Как росла клюква шестьдесят лет назад, когда нашел ее крестьянский парнишка — мой отец, и досель каждую осень сочно полнеет она соками озерной воды. Озеро осталось таким, каким открылось оно моему тяте.
Пытаюсь вызвать в воображении, каким он был, мой отец, о чем думал, когда ссыпал горстями ягоды в подол домотканой рубахи, что сказал ему мой дед Василий Алексеевич, умерший еще до моего появления на свет… Пытаюсь заглянуть через себя и снова вспоминаю ночь у озера на второй день самой кровавой войны. И сердцем понимаю, почему не сомкнул отец глаз у огнища, почему не забывалась ему клюква на болотах под германскими бомбами и снарядами. Снежная жижа и жаркая россыпь ягод оживили солдату озеро его детства, и он не замечал, что лежит в зыбуне, и не думал, чем закончится атака. За все большое и святое в жизни выцеливал он двуногих зверей. А в госпитале, когда возвращался к самому себе после контузии, первым признаком жизни были для него ягоды. Много-много ягод увидел он вместо потолка над собою.
Высоко за озером родился басовитый гул. Он наплывал ближе и ближе, и уже угрозно заревел быком-порозом, выпью забухал по Зарослому. Недоступный глазу буравил чистую глубь неба реактивный самолет. Вот он сурово проворчал, и прежняя покойна вернулась на озеро и окрестные березняки. И хотя гудел самолет недолго, звук его перечеркнул все, о чем думалось мне на колеблющейся лавде.
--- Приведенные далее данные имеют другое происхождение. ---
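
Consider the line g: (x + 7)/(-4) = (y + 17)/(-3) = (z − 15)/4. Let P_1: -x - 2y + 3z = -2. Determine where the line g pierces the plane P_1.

g has direction (-4, -3, 4) through (-7, -17, 15).
Substitute r = (-7, -17, 15) + t(-4, -3, 4) into the plane: 86 + 22t = -2, so t = -4.
Intersection: (-7, -17, 15) + (-4)·(-4, -3, 4) = (9, -5, -1).

(9, -5, -1)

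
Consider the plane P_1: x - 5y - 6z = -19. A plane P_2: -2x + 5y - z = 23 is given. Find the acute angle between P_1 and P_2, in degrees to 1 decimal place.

cos θ = |n₁·n₂| / (|n₁||n₂|) = |-21| / (√62 · √30).
θ = arccos(0.48693) ≈ 60.9°.

60.9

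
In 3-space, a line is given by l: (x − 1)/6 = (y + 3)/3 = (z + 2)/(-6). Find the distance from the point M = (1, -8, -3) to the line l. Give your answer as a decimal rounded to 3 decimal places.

5.000

l has direction (6, 3, -6) through (1, -3, -2).
Taking (1, -3, -2) on l with direction v = (6, 3, -6): w = M − (1, -3, -2) = (0, -5, -1), and w × v = (33, -6, 30).
Distance = |w × v| / |v| = √2025 / √81 ≈ 5.000.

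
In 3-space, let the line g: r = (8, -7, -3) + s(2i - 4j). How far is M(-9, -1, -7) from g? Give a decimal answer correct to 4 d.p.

Taking (8, -7, -3) on g with direction v = (2, -4, 0): w = M − (8, -7, -3) = (-17, 6, -4), and w × v = (-16, -8, 56).
Distance = |w × v| / |v| = √3456 / √20 ≈ 13.1453.

13.1453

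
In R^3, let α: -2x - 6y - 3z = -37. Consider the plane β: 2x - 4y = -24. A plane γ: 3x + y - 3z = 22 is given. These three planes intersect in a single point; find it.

(2, 7, -3)

Solving the 3×3 linear system -2x - 6y - 3z = -37, 2x - 4y = -24, 3x + y - 3z = 22 (e.g. by elimination or Cramer's rule, determinant = -102) gives (2, 7, -3).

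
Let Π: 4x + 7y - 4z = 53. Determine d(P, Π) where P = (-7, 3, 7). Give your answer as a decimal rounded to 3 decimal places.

9.778

n·P − d = (4)·(-7) + (7)·(3) + (-4)·(7) − 53 = -88; |n| = √81.
Distance = |-88| / √81 = 88/√81 ≈ 9.778.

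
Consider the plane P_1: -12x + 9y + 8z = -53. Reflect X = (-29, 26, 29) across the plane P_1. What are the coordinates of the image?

λ = (n·X − d)/|n|² = (814 − (-53))/289 = 3.
Reflection = X − 2λn = (-29, 26, 29) − 6·(-12, 9, 8) = (43, -28, -19).

(43, -28, -19)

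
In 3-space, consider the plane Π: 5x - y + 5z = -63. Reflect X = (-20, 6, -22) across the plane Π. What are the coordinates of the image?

λ = (n·X − d)/|n|² = (-216 − (-63))/51 = -3.
Reflection = X − 2λn = (-20, 6, -22) − (-6)·(5, -1, 5) = (10, 0, 8).

(10, 0, 8)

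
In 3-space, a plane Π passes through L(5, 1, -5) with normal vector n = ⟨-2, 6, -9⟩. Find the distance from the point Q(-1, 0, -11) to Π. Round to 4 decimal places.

Π: n·r = n·L gives -2x + 6y - 9z = 41.
n·Q − d = (-2)·(-1) + (6)·(0) + (-9)·(-11) − 41 = 60; |n| = √121.
Distance = |60| / √121 = 60/√121 ≈ 5.4545.

5.4545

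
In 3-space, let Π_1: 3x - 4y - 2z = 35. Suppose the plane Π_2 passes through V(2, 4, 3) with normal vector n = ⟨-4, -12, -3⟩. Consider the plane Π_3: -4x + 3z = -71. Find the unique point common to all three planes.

(11, 4, -9)

Π_2: n·r = n·V gives -4x - 12y - 3z = -65.
Solving the 3×3 linear system 3x - 4y - 2z = 35, -4x - 12y - 3z = -65, -4x + 3z = -71 (e.g. by elimination or Cramer's rule, determinant = -108) gives (11, 4, -9).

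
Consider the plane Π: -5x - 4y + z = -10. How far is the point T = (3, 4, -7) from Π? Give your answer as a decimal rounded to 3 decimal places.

4.320

n·T − d = (-5)·(3) + (-4)·(4) + (1)·(-7) − (-10) = -28; |n| = √42.
Distance = |-28| / √42 = 28/√42 ≈ 4.320.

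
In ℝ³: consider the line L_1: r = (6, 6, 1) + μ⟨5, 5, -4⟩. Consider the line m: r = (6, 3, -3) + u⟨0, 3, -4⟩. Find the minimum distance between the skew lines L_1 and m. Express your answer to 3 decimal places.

Common perpendicular direction n = (5, 5, -4) × (0, 3, -4) = (-8, 20, 15).
With w = (6, 3, -3) − (6, 6, 1) = (0, -3, -4), w · n = -120.
Distance = |w · n| / |n| = |-120| / √689 ≈ 4.572.

4.572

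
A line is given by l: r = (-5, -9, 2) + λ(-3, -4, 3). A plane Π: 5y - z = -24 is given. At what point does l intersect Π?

Substitute r = (-5, -9, 2) + t(-3, -4, 3) into the plane: -47 + (-23)t = -24, so t = -1.
Intersection: (-5, -9, 2) + (-1)·(-3, -4, 3) = (-2, -5, -1).

(-2, -5, -1)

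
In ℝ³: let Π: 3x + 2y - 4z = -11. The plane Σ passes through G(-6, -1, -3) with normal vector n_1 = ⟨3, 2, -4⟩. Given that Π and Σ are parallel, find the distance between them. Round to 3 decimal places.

0.557

Σ: n_1·r = n_1·G gives 3x + 2y - 4z = -8.
Same normal n = (3, 2, -4) with |n| = √29; distance = |-11 − (-8)| / |n| = 3/√29 ≈ 0.557.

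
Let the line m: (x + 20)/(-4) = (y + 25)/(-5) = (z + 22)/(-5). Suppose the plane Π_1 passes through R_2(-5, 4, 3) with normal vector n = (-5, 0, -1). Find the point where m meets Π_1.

m has direction (-4, -5, -5) through (-20, -25, -22).
Π_1: n·r = n·R_2 gives -5x - z = 22.
Substitute r = (-20, -25, -22) + t(-4, -5, -5) into the plane: 122 + 25t = 22, so t = -4.
Intersection: (-20, -25, -22) + (-4)·(-4, -5, -5) = (-4, -5, -2).

(-4, -5, -2)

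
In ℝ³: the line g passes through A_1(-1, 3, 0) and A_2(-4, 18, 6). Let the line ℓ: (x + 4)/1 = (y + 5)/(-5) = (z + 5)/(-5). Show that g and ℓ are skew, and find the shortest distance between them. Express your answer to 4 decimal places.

A direction vector for g is A_2 − A_1 = (-3, 15, 6).
ℓ has direction (1, -5, -5) through (-4, -5, -5).
Common perpendicular direction n = (-3, 15, 6) × (1, -5, -5) = (-45, -9, 0).
With w = (-4, -5, -5) − (-1, 3, 0) = (-3, -8, -5), w · n = 207.
Since n ≠ 0 the lines are not parallel, and w · n = 207 ≠ 0 so they do not intersect; hence they are skew.
Distance = |w · n| / |n| = |207| / √2106 ≈ 4.5107.

4.5107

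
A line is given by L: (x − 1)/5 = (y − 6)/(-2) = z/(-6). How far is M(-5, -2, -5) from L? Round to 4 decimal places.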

Все осталось, как и было: ничем не захмуренное небо и солнечный пригрев, озеро и мы…
На большой перемене старшеклассники сманили ребят курить в ложок за часовней, а нас с Витькой Паршуковым брат Кольша позвал нажелубить чины:
— Во какая она сладкая и сытная! И прямо на уроках можно есть.
— А если опоздаем? Попадет нам с Васькой от Таисьи Сергеевны, — заколебался Витька.
— Еще как попадет! — подтвердил я и оглянулся на школу. Учительница у нас сердитая, нервная. Схлопали мы как-то пистонами в классе, так на ногах у доски два урока простояли.
— Успеем! Живо намнем на лопотинах и бегом в школу! — заверил Кольша. — Да и скирда близко, эвон на поле за Шумихой.
Кольша припустил вперед, мы — за ним. Пересекли новину, кубарем скатились в лог Шумиху и с разбега одолели противоположный крутой склон. Поле между логом и краем Одина не ахти какое, необмолоченная скирда чины совсем рядом. Одним махом добежим до нее, скинем лопотины и натеребим гороховины, да ногами и начнем топтать немецкий горох — чину. Долго ли по карману намолотить, не то что летом стручки рвать!